House passes bills to help protect children from sexual abuse
SALT LAKE CITY — The Utah House of Representatives has moved a pair of bills forward in an effort to better protect children from sexual abuse.
House Bill 277, sponsored by Rep. Ken Ivory, R-West Jordan, would eliminate the statute of limitations for child sexual abuse cases.
HB345, sponsored by Rep. Daniel McCay, R-Riverton, would ban anyone convicted of a felony involving child abuse from receiving or renewing a license to teach children in school.
Both bills passed unanimously Monday and will now go to the Senate for consideration.
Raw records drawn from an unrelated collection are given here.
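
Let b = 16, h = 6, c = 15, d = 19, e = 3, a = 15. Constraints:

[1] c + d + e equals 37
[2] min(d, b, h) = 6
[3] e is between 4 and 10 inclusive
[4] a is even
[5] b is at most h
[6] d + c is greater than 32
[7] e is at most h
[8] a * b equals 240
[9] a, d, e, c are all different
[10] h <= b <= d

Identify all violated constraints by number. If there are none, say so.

[1] c + d + e = 15 + 19 + 3 = 37  ✔
[2] min(19, 16, 6) = 6  ✔
[3] e = 3 is outside [4, 10]  ✘
[4] a = 15 is odd  ✘
[5] b = 16, h = 6; 16 > 6 (want ≤)  ✘
[6] d + c = 19 + 15 = 34; 34 > 32  ✔
[7] e = 3, h = 6; 3 ≤ 6  ✔
[8] a * b = 15 * 16 = 240  ✔
[9] a = c = 15, not all different  ✘
[10] values 6 <= 16 <= 19  ✔

No — constraints 3, 4, 5, and 9 are not satisfied.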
Emotions ran high as legislators addressed the bills, while victims of abuse looked on from the gallery and representatives shared how abuse has affected them personally.
“In Utah we’re among the worst in protecting and affording protections for victims of child sexual abuse,” Ivory said. “One in four girls and one in six boys will suffer the impacts and damages of sexual abuse on children in their lifetime.”
Ivory also emphasized the importance of removing the statute of limitations, because on average it takes a victim until age 40 to come forward about sexual abuse. Current law only allows a civil action to be filed until age 22.
Rep. Joel Briscoe, D-Salt Lake, revealed he is a survivor of child sexual abuse, and was abused by another student in school.
“Child sexual abuse casts a long shadow. It takes a long time to come to grips with,” Briscoe said.
He added he knows teachers who are in jail for child sexual abuse, and advocated for better teacher training to help avoid potential abuse situations.
Sexual abuse by Utah teachers has been brought to the forefront again this year by the case of Brianne Altice, a Davis County high school teacher who is accused of having sex with three of her students.
“This is where it all started,” Briscoe said, holding up his cell phone. “Boundary violations … we don’t prepare teachers very well for that first interesting tweet or email message they get from a student.”